PCT Desert Day 22: Go Do

Mile 349.29 to 363.42 — Today’s miles: 14.13, then 4ish non-PCT miles into town
As expected, I sleep terribly in the ravine. My tent is pitched on such a slope that I continually wake through the night to find I have slid into the lower left corner. At least there is no wind or rain. I’m reluctant to get up, even though the birds are chirping. It’s chilly and foggy, I’m tired, and today is 14 miles of uphill. I hear the others start to make morning noises: the whoosh of air of a sleeping pad deflating, the crinkle of food bags being opened, the unzipping of sleeping bags and tent doors. I get up too, and head out and up into the clouds.

My feet hurt today. My toes aren’t doing great, still blistered, and the one toenail is only really being held on by tape now, because I don’t want to let it come off until I can get to town to clean my feet properly. I kind of trudge along the first bit of steepish uphill, then the trail turns to a more gradual ascent and I find a good cruising speed. A few miles later it’s back to the steepness, and it’s getting warm. There’s a stretch where the trail is slightly tipped to the side, so one foot is higher than the other — the slope’s not enough to make me worried about slipping, but enough that I have to kind of walk on the sides of my feet a bit, and this is very uncomfortable. I check my maps and see there’s a campsite in a mile or so, and resolve to take a long lunch break there. Today feels hard, and I need to regroup.

Sitting on my Tyvek, feet propped up on my tent bag to rest, I try to eat a lot of calories. I have service here and Cyn is also on her lunch break, so we text for a while. Of course because I am close to town I am starting to miss home more, and texting makes me miss Cyn a lot. I wish I was already in my hotel room. I retape a few toes and decide to try listening to music for a while. I’ve never done this while hiking, though I notice a lot of others with their earbuds in all the time. I know some people listen to podcasts or books on tape. I’ve just always preferred the sounds of the outdoors or am usually talking with Cyn (and on this trip, I’ve wanted to be sure I can hear any rattlesnakes’ rattles). But I need an extra boost today, to get me through these next seven miles of uphill.

So I listen to a Jose Gonzalez album, and then a Junip album that proves such great hiking music that I let it run through almost three times.
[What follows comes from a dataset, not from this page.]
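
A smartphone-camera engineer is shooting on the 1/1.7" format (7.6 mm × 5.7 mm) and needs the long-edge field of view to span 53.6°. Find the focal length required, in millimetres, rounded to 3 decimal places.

From α = 2·arctan(w/2f) we get f = w / (2·tan(α/2)).
With w = 7.6 mm and α/2 = 26.8°, tan(α/2) ≈ 0.50514, so f ≈ 7.6 / 1.01027 ≈ 7.5227 mm.

7.523 mm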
With the music, I fall into a steady pace. My stomach grumbles. “How can you be empty already when I just ate lunch” — I check my watch — “oh, two hours ago. Okay, yeah, that’s about right.” I eat a Kind bar while walking, and soon find myself at the Acorn Trail junction down to Wrightwood. Most people I know are hiking on six more miles to Highway 2 and hitching in, but I’ve decided to take this steepish downhill for about three miles and then another mile or so of road walking into town. As I veer off onto the Acorn Trail, I switch my music to Jonsi. The first song of the album, “Go Do,” ramps up to the lyrics “We should always know that we can do anything — go do!” and I immediately burst into tears. I’m all alone on this side trail, shuffling downhill, crying and overwhelmed. It’s been such a hard day. My feet hurt, I’m exhausted from the ascent and the lack of sleep, I miss my girlfriend and my cats and my friends. I miss not being the only trans person (that I know of), I miss feeling at ease with other people. Sometimes this trail is really difficult, in all sorts of ways, but here I am, doing it anyway. As the album plays on I alternate between contemplative and teary, my thoughts turning to all of those who are lost to me, lost to this world now, at least in the form that I knew them: my Nana, my friends Bryn and Ang, my dog. It is a long three miles down, and when I finally reach the forest floor I am emotionally spent.

I walk through a very fancy neighborhood with enormous, beautiful wooden houses. There are small coolers out in front of a few, with “For Hikers” notes on them, but they all just contain water, which I already have. “These wealthy people couldn’t spring for sodas?” I think, knowing what a spoiled brat this thought makes me, but wanting a cold soda nonetheless.

I check into my hotel room, one of six total in a tiny little place in the center of town. Though Wrightwood seems so small that perhaps everything is the center of town. I walk to the hardware store and pick up my resupply box, go next door to the grocery store and buy a huge deli sandwich, a family sized bag of potato chips, a large container of apple juice, a coconut water, a ginger beer, and a bag of epsom salts. In my room, I eat all the food and then take a long shower. All the time in the water makes my blisters turn white and puffy, and my feet look like they are decaying, like they belong on Frankenstein’s monster. There is no bathtub, so I rinse out the little plastic garbage can and soak my feet in it one at a time while I talk to Cyn. I collapse into bed at dusk, but can’t sleep. Have I forgotten how to sleep in a bed? Should I blow up my sleeping pad and sleep on the floor? The indoor noises are strange. I get up, use the bathroom, read, doze, and then cycle through these activities again, and again, until finally around 3am sleep finds me.

Hiking among the clouds in the morning.

At least all that uphill leads to this sort of thing.

And this.

Looking down towards Wrightwood, I think.